Well you *could* do that but if the sample file you posted a while back is any guide to their contents you might want to investigate the run length N of consecutive zero bits that gives maximum compression.
My instinct is that it may be somewhere near 120000. Since there are entire blocks of 15k zero bytes in the test file.
0 bit counts with N = 5,6,7, 8, 16, 32, 64 ... might also be worth investigating and stop when it no longer yields additional compression.
Your sample file was 70% 00000000 and 20% with a single bit set. Its natural word length appears to be the 8 bit byte.
My preference would be to encode it as 8 bit words and use the symbols which never occur or occur just once in the entire file to represent the following (not necessarily in this order).
If N=16, the compression gain for data=0 words is 16:1, and the penalty on top of nonzero words is 6%. That's not bad for a simple decoder.
0.4 file size ratio is pretty good. I like simple and done. I can explain this to a smart intern in minutes.
I'll run my little Basic program on some more complex FPGA bit streams, as soon as we make some. The current project has a serial flash chip per FPGA so doesn't need compression, but a new Pi-based product line might benefit from compression. I expect the FPGA designs to be fairly simple or absurdly simple. We will use the T20 chips because we could get them and bought a bucket full for $10 each.

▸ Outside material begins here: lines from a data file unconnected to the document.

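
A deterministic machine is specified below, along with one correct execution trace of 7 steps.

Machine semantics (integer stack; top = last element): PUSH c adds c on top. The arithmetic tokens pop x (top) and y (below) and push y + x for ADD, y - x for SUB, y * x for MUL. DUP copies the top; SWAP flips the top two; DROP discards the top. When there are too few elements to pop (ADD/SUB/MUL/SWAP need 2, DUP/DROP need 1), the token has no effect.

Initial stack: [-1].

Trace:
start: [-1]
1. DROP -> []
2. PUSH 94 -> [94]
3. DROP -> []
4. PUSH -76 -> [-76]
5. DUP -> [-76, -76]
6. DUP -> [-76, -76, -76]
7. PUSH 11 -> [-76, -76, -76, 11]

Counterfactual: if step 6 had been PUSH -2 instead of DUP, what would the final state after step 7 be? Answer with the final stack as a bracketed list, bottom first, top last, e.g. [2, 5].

[-76, -76, -2, 11]

(re-executing from step 6 with the substitution; state before step 6: [-76, -76])
6. PUSH -2 -> [-76, -76, -2]
7. PUSH 11 -> [-76, -76, -2, 11]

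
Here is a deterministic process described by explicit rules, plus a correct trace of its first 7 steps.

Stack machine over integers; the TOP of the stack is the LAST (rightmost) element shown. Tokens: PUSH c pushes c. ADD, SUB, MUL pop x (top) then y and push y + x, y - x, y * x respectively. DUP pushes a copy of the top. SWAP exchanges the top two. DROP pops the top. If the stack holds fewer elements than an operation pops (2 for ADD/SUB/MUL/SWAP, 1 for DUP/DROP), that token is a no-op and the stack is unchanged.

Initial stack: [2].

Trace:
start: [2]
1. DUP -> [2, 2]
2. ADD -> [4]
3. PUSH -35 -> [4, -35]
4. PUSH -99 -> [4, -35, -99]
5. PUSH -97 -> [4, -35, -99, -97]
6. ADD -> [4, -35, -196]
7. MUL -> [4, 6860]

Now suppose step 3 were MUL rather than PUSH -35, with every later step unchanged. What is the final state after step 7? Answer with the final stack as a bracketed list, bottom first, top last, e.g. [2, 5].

[-784]

(re-executing from step 3 with the substitution; state before step 3: [4])
3. MUL -> [4]
4. PUSH -99 -> [4, -99]
5. PUSH -97 -> [4, -99, -97]
6. ADD -> [4, -196]
7. MUL -> [-784]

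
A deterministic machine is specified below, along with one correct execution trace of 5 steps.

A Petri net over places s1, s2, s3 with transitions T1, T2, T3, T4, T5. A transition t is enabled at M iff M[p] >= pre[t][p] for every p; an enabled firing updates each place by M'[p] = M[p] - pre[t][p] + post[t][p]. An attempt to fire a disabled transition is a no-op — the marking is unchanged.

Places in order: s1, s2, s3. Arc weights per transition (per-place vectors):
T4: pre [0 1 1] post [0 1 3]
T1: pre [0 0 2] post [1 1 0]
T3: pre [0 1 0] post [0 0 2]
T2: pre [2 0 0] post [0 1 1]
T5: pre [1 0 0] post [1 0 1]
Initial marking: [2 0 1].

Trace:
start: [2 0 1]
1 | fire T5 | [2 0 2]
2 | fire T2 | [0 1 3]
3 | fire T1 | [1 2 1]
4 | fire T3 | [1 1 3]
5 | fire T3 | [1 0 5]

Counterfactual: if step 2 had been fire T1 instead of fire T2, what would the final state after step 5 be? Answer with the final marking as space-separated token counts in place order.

3 0 2

(re-executing from step 2 with the substitution; state before step 2: [2 0 2])
2 | fire T1 | [3 1 0]
3 | fire T1 | [3 1 0]
4 | fire T3 | [3 0 2]
5 | fire T3 | [3 0 2]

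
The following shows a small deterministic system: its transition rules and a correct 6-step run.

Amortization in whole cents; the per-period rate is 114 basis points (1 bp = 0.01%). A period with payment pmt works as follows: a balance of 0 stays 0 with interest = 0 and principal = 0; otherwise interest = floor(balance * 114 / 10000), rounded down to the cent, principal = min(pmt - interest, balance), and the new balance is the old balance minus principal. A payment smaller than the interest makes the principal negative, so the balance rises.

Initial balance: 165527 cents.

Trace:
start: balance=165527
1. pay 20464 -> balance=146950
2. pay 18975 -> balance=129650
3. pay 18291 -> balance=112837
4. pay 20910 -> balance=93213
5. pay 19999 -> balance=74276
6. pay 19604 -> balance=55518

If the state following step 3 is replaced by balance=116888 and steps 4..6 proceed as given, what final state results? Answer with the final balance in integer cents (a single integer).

state after step 3 := balance=116888
4. pay 20910 -> balance=97310
5. pay 19999 -> balance=78420
6. pay 19604 -> balance=59709

59709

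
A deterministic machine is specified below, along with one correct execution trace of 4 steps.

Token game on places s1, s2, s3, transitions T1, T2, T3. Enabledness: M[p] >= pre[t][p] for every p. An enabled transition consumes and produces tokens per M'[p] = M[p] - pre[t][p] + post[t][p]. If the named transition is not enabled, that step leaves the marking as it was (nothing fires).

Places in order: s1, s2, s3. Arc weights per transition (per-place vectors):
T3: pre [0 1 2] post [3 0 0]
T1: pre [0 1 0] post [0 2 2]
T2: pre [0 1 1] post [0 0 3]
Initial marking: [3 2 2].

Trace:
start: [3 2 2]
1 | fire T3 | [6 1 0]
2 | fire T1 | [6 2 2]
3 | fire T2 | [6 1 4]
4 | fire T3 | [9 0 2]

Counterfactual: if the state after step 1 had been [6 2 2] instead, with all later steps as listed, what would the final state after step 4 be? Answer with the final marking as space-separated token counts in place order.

9 1 4

state after step 1 := [6 2 2]
2 | fire T1 | [6 3 4]
3 | fire T2 | [6 2 6]
4 | fire T3 | [9 1 4]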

Clocked slow and not working hard, no PLLs, the 1.25 volt core power is milliamps. A tiny linear regulator from +5 will work fine.
My guys say that compared to the big-guy FPGAs, the efinix design suite looks like garage-level engineering. That's a feature, not a defect. A lot of the suite is in plain-sight Python and there's no FlexLM horrors to fight.
I think you worry a bit too much about decompression complexity. Decompression is much simpler/less computationally intensive than compression, even if you do something like LZW. Probably you won't need anything like that of course but if you do it won't be a killer.